И вдруг — внезапное молчание причиняет почти физическую боль, вздрагиваешь, как от удара хлыста, — сухой, резкий стук палочки по пульту, и музыканты прерывают свою совершенную, уже совершенную для нашего слуха игру. Ста-ловится тихо, тревожное безмолвие окружает Тосканини, и в тишине раздается только его голос — усталое и сердитое: «Ма nо, ma no!»[38]

Эго «нет» звучит как вздох разочарования, как горестный упрек. Что-то вызвало этот упрек, что-то разочаровало его, исказило мечту; живое, всем внятное звучание инструментов оказалось не тем, которое слышал Тосканини внутренним слухом.

Сперва он пытается разъяснить музыкантам свое понимание — пока еще спокойно, вежливо, обстоятельно, — затем он поднимает палочку и опять начинает с неудавшегося места; и вот уже исполнение все ближе и ближе подходит к желанному звучанию, но еще не достигнуто полное тождество, оркестровое исполнение и внутреннее видение еще не совпадают при наложении. Тосканини снова стучит, прерывая игру, он снова разъясняет свой замысел, но уже более взволнованно, более страстно, не так терпеливо.

Добиваясь четкости выражения, он сам становится предельно-выразительным. Постепенно раскрывается вся его сила убеждения; богатство телодвижений, дар жестикуляции, присущий каждому итальянцу, у него граничит с гениальностью; даже совершенно чуждый музыке человек угадывает по жестам Тосканини, чего он хочет и требует, когда отбивает такт, когда заклинающе раскидывает руки или пламенно прижимает их к груди, добиваясь большей экспрессивности, когда он всем своим гибким телом пластически, зримо воссоздает рисунок идеального звучания.

Все более страстно отыскивает он новые средства убеждения, он просит, заклинает, молит, требует словами и жестами, он отсчитывает такт, напевает, перевоплощается в каждый отдельный инструмент, если этот инструмент нужно подстегнуть, руки его повторяют движения скрипачей, духовиков, ударников — и скульптор, который захотел бы изваять олицетворение мольбы, нетерпения, жгучей тоски, напряженных усилий и страстных порывов, не нашел бы лучшей модели, чем Тосканини за дирижерским пультом.

Но если, несмотря на все подстегивания, на все красноречивые жесты, оркестр по-прежнему не постигает и не достигает его замысла, горечь тщетных усилий, сознание земного несовершенства становится для Тосканини мукой. Его тончайший слух уязвлен, он стонет, как раненый, он не помнит себя, он помнит лишь свою работу.

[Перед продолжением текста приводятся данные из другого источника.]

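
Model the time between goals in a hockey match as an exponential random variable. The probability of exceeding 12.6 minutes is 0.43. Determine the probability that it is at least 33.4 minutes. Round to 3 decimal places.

0.107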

Вежливость ему уже не помеха, ибо он чувствует только помехи в игре, и гнев на тупое противодействие материи выливается у него в необдуманные слова; он кричит, неистовствует, он сыплет ругательствами и осыпает бранью оркестрантов, и тут понимаешь, почему только самых близких друзей он допускает на репетиции, где он неизменно становится жертвой своей огромной и ненасытной страсти к совершенству.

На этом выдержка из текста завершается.